O fechamento de Tipos Infames supôs uma surpresa amarga para muitos madrilenos e também um aviso a navegantes. Esta livraria, totalmente consolidada no bairro de Malasaña e convertida num referente, fechou suas portas asfixiada por uma subida do aluguer. Num Madri que se projecta como a grande capital do sucesso económico e o dinamismo empresarial, a crise dos alugueres ameaça com arrasar a identidade capitalina, também no âmbito cultural.
Agora, a Associação de Livrarias de Madri alça a voz e denúncia que o encarecimiento dos alugueres na região ameaça a continuidade de sua actividade. Segundo uma encuesta interna, o 84% dos estabelecimentos interrogados desenvolve sua actividade em regime de aluguer e só o 14,3% vê garantida sua permanência no local que ocupa actualmente.
Incerteza crescente
Assim, a entidade fala de "incerteza crescente em torno da estabilidade de muitos projectos livreiros". A preocupação do sector explica-se após que nos últimos meses livrarias como O Movimento do Caracol, em Alcobendas, tenham anunciado o fechamento de seus espaços físicos.

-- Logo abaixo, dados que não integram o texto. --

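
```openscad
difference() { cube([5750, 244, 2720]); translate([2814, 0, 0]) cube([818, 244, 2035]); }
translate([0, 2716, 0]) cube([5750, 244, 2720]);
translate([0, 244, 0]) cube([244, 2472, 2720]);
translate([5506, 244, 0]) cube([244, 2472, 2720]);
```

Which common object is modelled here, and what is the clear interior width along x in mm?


A single room. The interior width is 5262 mm.

Four walls enclosing a rectangle with a door in the front wall — a room. Outside width 5750 minus two 244 mm walls gives 5262 mm.


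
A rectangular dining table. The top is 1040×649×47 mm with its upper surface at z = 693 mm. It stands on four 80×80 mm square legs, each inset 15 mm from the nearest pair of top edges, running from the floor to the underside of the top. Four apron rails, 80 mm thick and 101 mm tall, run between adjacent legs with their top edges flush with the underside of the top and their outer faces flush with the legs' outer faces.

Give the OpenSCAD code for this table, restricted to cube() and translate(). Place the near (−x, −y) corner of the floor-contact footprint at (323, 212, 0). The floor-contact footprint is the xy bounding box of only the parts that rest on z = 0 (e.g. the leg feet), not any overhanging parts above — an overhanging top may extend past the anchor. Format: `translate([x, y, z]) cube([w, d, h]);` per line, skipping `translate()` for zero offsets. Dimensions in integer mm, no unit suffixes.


translate([308, 197, 646]) cube([1040, 649, 47]);
translate([323, 212, 0]) cube([80, 80, 646]);
translate([1253, 212, 0]) cube([80, 80, 646]);
translate([323, 751, 0]) cube([80, 80, 646]);
translate([1253, 751, 0]) cube([80, 80, 646]);
translate([403, 212, 545]) cube([850, 80, 101]);
translate([403, 751, 545]) cube([850, 80, 101]);
translate([323, 292, 545]) cube([80, 459, 101]);
translate([1253, 292, 545]) cube([80, 459, 101]);


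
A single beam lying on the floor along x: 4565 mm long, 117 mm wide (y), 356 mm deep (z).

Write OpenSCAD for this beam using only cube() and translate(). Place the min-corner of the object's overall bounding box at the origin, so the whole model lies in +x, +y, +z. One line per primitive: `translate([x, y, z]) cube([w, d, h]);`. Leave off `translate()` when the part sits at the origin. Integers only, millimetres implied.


cube([4565, 117, 356]);


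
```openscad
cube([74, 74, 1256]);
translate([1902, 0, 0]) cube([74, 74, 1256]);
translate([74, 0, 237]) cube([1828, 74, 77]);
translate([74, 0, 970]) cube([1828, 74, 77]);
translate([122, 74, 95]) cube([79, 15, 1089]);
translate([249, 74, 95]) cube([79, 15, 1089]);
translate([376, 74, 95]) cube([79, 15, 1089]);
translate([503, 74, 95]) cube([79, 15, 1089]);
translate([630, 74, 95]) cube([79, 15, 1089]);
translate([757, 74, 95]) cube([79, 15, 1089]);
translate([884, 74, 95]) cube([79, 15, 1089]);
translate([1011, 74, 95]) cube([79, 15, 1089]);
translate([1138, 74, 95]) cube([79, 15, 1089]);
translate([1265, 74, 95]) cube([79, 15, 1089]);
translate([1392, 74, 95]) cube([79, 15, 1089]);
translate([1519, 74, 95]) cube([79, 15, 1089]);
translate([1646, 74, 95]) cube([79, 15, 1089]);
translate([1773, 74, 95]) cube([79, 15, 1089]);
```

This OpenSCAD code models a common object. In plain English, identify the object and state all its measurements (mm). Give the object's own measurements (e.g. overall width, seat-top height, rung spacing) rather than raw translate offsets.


A fence section. Two 74×74 mm posts, 1256 mm tall, stand on the floor with a clear span of 1828 mm between their inner faces. Two horizontal rails of 74×77 mm section span the gap between the posts with their undersides at z = 237 mm and z = 970 mm, flush with the posts' −y face. 14 pickets, each 79 mm wide, 15 mm thick and 1089 mm tall, are fixed to the +y face of the rails with their bottoms at z = 95 mm, spaced across the span with a 48 mm gap after the −x post and between neighbouring pickets, with 50 mm left before the +x post.


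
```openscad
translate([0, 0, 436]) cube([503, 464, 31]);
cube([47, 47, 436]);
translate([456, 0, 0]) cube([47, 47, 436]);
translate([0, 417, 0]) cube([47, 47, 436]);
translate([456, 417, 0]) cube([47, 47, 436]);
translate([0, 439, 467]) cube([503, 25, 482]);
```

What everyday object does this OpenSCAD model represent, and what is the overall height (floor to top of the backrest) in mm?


A chair. The overall height is 949 mm.

A slab on four corner posts with a tall panel at the back — a chair. The seat slab sits at z = 436 with thickness 31, and the 482 mm backrest starts at the seat top, so the overall height is 436 + 31 + 482 = 949 mm.


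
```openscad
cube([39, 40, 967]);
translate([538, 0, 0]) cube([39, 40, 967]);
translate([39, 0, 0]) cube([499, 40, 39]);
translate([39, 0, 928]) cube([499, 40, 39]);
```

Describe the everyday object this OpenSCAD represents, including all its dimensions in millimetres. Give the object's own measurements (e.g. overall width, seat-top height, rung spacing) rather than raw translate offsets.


A rectangular picture frame lying in the x–z plane (depth along y). The opening is 499 mm wide (x) by 889 mm tall (z), surrounded by a border 39 mm wide on all four sides. The frame is 40 mm deep and is made of two full-height vertical stiles with two horizontal rails fitted between them.


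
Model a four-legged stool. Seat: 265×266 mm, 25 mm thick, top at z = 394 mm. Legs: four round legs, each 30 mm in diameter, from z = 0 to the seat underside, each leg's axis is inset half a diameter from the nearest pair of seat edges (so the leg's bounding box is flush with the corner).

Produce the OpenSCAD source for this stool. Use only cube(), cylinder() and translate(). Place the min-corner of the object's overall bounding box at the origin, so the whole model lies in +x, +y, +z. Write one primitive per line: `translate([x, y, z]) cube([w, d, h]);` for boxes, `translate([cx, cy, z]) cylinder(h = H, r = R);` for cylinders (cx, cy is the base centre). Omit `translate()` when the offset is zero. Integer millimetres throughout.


// leg_h = 394 - 25 = 369
translate([0, 0, 369]) cube([265, 266, 25]);
translate([15, 15, 0]) cylinder(h = 369, r = 15);
translate([250, 15, 0]) cylinder(h = 369, r = 15);
translate([15, 251, 0]) cylinder(h = 369, r = 15);
translate([250, 251, 0]) cylinder(h = 369, r = 15);


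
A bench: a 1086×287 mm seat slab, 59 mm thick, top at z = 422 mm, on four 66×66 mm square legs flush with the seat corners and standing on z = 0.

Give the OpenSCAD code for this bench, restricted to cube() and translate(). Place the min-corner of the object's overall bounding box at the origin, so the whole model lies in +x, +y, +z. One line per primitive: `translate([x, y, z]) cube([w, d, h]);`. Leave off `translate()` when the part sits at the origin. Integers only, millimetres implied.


translate([0, 0, 363]) cube([1086, 287, 59]);
cube([66, 66, 363]);
translate([0, 221, 0]) cube([66, 66, 363]);
translate([1020, 0, 0]) cube([66, 66, 363]);
translate([1020, 221, 0]) cube([66, 66, 363]);


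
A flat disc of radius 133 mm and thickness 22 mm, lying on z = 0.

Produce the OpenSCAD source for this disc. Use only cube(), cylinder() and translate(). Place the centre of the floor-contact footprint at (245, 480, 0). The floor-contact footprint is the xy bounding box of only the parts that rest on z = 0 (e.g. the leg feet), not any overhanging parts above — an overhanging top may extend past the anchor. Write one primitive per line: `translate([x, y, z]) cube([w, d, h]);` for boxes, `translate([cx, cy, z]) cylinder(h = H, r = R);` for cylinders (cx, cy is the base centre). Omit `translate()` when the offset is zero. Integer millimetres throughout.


translate([245, 480, 0]) cylinder(h = 22, r = 133);


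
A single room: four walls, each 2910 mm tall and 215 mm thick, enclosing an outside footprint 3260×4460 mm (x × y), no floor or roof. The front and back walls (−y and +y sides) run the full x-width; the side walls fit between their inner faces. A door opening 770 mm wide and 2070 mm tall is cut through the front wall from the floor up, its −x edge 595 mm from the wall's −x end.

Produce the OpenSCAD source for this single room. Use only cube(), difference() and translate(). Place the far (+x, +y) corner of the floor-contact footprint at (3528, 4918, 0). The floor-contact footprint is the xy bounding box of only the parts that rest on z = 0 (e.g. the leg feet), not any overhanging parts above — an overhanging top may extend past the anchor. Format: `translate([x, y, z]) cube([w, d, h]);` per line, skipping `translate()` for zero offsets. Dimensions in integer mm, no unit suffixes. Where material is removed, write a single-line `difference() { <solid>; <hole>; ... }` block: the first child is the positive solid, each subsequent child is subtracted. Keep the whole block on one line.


difference() { translate([268, 458, 0]) cube([3260, 215, 2910]); translate([863, 458, 0]) cube([770, 215, 2070]); }
translate([268, 4703, 0]) cube([3260, 215, 2910]);
translate([268, 673, 0]) cube([215, 4030, 2910]);
translate([3313, 673, 0]) cube([215, 4030, 2910]);


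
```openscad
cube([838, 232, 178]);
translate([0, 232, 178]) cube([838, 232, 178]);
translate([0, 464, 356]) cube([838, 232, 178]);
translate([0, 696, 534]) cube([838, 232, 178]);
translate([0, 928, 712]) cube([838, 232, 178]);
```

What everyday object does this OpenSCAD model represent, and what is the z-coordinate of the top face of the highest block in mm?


A staircase. The total rise is 890 mm.

5 identical blocks, each offset up and back from the previous — a staircase. Each step is 178 mm tall and there are 5 of them, so the total rise is 5 × 178 = 890 mm.


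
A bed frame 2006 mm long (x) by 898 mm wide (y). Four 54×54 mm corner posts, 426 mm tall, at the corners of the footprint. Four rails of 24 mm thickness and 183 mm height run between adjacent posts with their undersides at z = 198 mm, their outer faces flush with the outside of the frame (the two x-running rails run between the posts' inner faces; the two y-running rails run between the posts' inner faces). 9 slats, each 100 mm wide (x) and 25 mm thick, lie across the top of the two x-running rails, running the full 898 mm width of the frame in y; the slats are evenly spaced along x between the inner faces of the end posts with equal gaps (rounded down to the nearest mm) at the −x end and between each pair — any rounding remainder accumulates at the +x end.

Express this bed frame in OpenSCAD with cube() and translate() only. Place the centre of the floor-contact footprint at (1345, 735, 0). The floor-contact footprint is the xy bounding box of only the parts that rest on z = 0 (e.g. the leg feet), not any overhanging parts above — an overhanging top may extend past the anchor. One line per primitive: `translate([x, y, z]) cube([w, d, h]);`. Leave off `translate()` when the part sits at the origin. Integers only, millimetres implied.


translate([342, 286, 0]) cube([54, 54, 426]);
translate([342, 1130, 0]) cube([54, 54, 426]);
translate([2294, 286, 0]) cube([54, 54, 426]);
translate([2294, 1130, 0]) cube([54, 54, 426]);
translate([396, 286, 198]) cube([1898, 24, 183]);
translate([396, 1160, 198]) cube([1898, 24, 183]);
translate([342, 340, 198]) cube([24, 790, 183]);
translate([2324, 340, 198]) cube([24, 790, 183]);
translate([495, 286, 381]) cube([100, 898, 25]);
translate([694, 286, 381]) cube([100, 898, 25]);
translate([893, 286, 381]) cube([100, 898, 25]);
translate([1092, 286, 381]) cube([100, 898, 25]);
translate([1291, 286, 381]) cube([100, 898, 25]);
translate([1490, 286, 381]) cube([100, 898, 25]);
translate([1689, 286, 381]) cube([100, 898, 25]);
translate([1888, 286, 381]) cube([100, 898, 25]);
translate([2087, 286, 381]) cube([100, 898, 25]);


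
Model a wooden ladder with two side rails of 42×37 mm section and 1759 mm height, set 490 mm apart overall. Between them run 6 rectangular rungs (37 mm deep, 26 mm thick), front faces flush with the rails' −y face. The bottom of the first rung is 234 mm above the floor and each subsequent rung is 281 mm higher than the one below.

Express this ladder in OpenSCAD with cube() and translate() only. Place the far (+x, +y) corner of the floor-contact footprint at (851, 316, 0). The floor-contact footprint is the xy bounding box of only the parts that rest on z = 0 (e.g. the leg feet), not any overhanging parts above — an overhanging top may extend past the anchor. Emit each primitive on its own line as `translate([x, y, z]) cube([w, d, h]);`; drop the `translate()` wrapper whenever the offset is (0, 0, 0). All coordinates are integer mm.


translate([361, 279, 0]) cube([42, 37, 1759]);
translate([809, 279, 0]) cube([42, 37, 1759]);
translate([403, 279, 234]) cube([406, 37, 26]);
translate([403, 279, 515]) cube([406, 37, 26]);
translate([403, 279, 796]) cube([406, 37, 26]);
translate([403, 279, 1077]) cube([406, 37, 26]);
translate([403, 279, 1358]) cube([406, 37, 26]);
translate([403, 279, 1639]) cube([406, 37, 26]);


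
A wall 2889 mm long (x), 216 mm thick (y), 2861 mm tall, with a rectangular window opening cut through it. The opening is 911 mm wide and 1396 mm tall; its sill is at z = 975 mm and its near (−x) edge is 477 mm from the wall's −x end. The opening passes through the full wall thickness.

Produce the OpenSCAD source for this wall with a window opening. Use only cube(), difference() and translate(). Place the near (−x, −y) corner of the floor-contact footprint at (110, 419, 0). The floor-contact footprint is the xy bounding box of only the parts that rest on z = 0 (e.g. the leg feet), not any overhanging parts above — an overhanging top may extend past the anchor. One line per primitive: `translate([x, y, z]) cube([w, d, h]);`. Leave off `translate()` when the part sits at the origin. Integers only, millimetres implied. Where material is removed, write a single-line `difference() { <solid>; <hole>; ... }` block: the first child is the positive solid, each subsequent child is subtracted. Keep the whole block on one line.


difference() { translate([110, 419, 0]) cube([2889, 216, 2861]); translate([587, 419, 975]) cube([911, 216, 1396]); }


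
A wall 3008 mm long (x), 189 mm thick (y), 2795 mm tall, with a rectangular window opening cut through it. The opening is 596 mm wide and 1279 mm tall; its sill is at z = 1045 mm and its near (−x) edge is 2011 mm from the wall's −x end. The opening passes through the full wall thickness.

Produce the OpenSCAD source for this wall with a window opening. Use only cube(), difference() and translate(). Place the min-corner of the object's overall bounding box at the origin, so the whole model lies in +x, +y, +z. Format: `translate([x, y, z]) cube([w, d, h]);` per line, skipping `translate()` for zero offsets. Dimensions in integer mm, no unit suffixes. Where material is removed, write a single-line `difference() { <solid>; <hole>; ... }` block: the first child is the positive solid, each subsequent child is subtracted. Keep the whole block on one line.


difference() { cube([3008, 189, 2795]); translate([2011, 0, 1045]) cube([596, 189, 1279]); }


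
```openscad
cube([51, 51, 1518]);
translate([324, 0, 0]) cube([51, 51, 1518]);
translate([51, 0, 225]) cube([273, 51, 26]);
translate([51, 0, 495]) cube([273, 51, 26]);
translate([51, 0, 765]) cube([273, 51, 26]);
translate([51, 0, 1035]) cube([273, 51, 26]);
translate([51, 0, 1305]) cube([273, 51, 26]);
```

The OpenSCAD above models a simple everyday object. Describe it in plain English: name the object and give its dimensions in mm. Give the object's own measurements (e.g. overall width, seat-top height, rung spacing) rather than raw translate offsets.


A straight ladder. Two 51×51 mm vertical rails, 1518 mm tall, stand 375 mm apart (outside-to-outside) with their front faces coplanar on the −y side. 5 rungs, each 51 mm deep and 26 mm tall, span between the inner faces of the rails, front faces flush with the rails. The lowest rung's underside is at z = 225 mm and rungs are spaced 270 mm apart (underside to underside).


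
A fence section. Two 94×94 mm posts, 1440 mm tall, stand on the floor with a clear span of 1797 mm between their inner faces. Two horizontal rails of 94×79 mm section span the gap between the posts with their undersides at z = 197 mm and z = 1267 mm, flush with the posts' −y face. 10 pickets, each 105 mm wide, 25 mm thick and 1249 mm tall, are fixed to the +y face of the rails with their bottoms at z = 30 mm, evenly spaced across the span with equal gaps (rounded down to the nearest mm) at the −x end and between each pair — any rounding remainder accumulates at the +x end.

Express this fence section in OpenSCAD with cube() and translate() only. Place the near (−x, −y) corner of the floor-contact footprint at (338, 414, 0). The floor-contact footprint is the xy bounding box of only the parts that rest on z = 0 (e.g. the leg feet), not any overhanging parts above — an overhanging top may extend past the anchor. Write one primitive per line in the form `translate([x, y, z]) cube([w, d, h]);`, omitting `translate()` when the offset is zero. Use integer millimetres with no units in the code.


translate([338, 414, 0]) cube([94, 94, 1440]);
translate([2229, 414, 0]) cube([94, 94, 1440]);
translate([432, 414, 197]) cube([1797, 94, 79]);
translate([432, 414, 1267]) cube([1797, 94, 79]);
translate([499, 508, 30]) cube([105, 25, 1249]);
translate([671, 508, 30]) cube([105, 25, 1249]);
translate([843, 508, 30]) cube([105, 25, 1249]);
translate([1015, 508, 30]) cube([105, 25, 1249]);
translate([1187, 508, 30]) cube([105, 25, 1249]);
translate([1359, 508, 30]) cube([105, 25, 1249]);
translate([1531, 508, 30]) cube([105, 25, 1249]);
translate([1703, 508, 30]) cube([105, 25, 1249]);
translate([1875, 508, 30]) cube([105, 25, 1249]);
translate([2047, 508, 30]) cube([105, 25, 1249]);


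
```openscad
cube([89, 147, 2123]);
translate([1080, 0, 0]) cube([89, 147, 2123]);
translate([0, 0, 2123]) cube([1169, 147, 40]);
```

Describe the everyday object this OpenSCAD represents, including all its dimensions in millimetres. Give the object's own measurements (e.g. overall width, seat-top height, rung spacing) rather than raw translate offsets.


A door frame. The clear opening is 991 mm wide and 2123 mm high. Two 89 mm wide jambs, 147 mm deep, stand either side of the opening from the floor to the top of the opening. A 40 mm thick head sits across the top of both jambs, spanning the full outside width of the frame.


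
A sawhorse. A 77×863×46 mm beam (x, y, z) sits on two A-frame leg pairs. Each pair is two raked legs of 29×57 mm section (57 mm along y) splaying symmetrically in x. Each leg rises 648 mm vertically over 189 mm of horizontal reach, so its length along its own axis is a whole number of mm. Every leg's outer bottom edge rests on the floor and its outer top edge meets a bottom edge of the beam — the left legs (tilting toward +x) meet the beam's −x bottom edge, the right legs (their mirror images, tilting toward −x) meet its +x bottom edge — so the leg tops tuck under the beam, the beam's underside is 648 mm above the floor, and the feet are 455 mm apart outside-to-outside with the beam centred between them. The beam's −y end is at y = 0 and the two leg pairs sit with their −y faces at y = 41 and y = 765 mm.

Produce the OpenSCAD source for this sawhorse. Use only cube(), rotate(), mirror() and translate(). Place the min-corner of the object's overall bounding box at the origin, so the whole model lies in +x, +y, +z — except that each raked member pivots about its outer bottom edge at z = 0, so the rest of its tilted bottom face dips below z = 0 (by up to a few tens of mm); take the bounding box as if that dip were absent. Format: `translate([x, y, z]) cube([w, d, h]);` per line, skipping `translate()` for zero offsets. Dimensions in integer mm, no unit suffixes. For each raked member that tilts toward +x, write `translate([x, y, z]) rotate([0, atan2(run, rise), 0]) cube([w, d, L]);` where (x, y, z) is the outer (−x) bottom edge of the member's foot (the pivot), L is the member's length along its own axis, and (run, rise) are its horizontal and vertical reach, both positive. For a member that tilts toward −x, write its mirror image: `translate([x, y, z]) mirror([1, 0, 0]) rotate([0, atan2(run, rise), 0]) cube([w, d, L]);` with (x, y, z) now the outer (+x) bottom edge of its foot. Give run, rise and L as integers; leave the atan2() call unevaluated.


translate([189, 0, 648]) cube([77, 863, 46]);
translate([0, 41, 0]) rotate([0, atan2(189, 648), 0]) cube([29, 57, 675]);
translate([455, 41, 0]) mirror([1, 0, 0]) rotate([0, atan2(189, 648), 0]) cube([29, 57, 675]);
translate([0, 765, 0]) rotate([0, atan2(189, 648), 0]) cube([29, 57, 675]);
translate([455, 765, 0]) mirror([1, 0, 0]) rotate([0, atan2(189, 648), 0]) cube([29, 57, 675]);


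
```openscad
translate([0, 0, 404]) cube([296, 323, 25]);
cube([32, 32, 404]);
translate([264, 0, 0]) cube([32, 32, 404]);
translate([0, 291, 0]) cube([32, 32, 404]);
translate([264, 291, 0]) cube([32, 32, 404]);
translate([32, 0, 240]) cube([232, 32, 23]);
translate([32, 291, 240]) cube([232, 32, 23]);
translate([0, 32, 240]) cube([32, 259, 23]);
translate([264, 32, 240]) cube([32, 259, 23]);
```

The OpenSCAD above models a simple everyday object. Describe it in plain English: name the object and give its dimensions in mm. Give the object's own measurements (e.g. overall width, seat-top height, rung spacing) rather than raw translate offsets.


A four-legged stool. The seat is a 296×323×25 mm slab whose top surface is at z = 429 mm; four square legs, each 32×32 mm in cross-section, run from the floor (z = 0) to the underside of the seat, each flush with a corner of the seat. Four stretchers, 32 mm wide and 23 mm tall, connect adjacent legs with their undersides at z = 240 mm, each running between the inner faces of the legs it joins and aligned with the legs' outer faces on the other axis.


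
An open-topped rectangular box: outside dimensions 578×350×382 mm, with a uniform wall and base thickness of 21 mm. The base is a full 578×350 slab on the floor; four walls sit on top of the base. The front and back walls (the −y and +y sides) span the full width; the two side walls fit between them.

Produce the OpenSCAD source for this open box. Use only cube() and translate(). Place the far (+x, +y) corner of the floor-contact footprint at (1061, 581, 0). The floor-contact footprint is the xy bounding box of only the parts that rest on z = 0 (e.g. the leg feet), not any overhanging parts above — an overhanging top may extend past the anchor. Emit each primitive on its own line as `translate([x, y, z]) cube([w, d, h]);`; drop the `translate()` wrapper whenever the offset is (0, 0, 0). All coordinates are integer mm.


translate([483, 231, 0]) cube([578, 350, 21]);
translate([483, 231, 21]) cube([578, 21, 361]);
translate([483, 560, 21]) cube([578, 21, 361]);
translate([483, 252, 21]) cube([21, 308, 361]);
translate([1040, 252, 21]) cube([21, 308, 361]);


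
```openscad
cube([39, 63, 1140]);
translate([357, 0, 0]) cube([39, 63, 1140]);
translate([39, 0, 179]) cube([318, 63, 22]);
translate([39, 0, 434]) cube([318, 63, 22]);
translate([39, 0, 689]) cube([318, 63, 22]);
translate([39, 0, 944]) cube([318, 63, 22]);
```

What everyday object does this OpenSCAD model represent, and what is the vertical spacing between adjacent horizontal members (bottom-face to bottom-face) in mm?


A ladder. The rung spacing is 255 mm.

Two tall 39×63 posts with 4 short bars between them — a ladder. Adjacent rungs sit at z = 179 and z = 434, so the spacing is 434 − 179 = 255 mm.


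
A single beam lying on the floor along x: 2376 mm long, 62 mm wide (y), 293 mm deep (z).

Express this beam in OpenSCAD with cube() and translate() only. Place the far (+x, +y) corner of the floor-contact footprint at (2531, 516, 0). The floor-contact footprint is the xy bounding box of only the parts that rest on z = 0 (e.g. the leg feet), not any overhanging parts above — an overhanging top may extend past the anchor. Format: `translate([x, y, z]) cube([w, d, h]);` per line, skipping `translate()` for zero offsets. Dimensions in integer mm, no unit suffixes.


translate([155, 454, 0]) cube([2376, 62, 293]);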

Segundo a encuesta, um 41% das livrarias percebe um risco imobiliário alto ou muito alto nos próximos dois anos. "Estamos a assistir a uma expulsão silenciosa de livrarias que já não afecta só a Madri capital, sina também a municípios de toda a Comunidade", tem assinalado o presidente da associação, Luis M. Tigeras.
Abrir uma reflexão pública
Tigeras tem sublinhado que as livrarias "fazem parte da vida cultural e social de bairros e povos" e tem defendido a necessidade de abrir "uma reflexão pública" sobre como garantir a continuidade destes espaços em frente à pressão imobiliária.
Ademais, o preço do aluguer leva aos livreiros a reduzir investimentos ou inclusive a encurtar a plantilla. Neste contexto, a entidade tem contactado com as administrações, tanto a Comunidade de Madri como a Prefeitura da capital, para falar da situação.
"O mercado do livro não para de crescer"
"O grande paradoxo é que o mercado do livro não para de crescer: a cada vez lê mais gente, os eventos enchem-se e há listas de espera para os clubes de leitura. E, ainda assim, como passa com boa parte do comércio de proximidade, nem com isso é suficiente. A razão: vai-se-nos tudo nos alugueres", tem explicado Pablo Cerezo, da Livraria Pérgamo.
Cerezo tem advertido além de que resulta "muito difícil construir um projecto com impacto cultural e social sobre a incerteza de não saber que será de teu aluguer no mês que vem". Por sua vez, o livreiro Miguel Ángel Vázquez, dA Imprenta, tem assinalado que "o fechamento de uma livraria não é só o fechamento de um comércio senão também de uma forma de entender a cidade".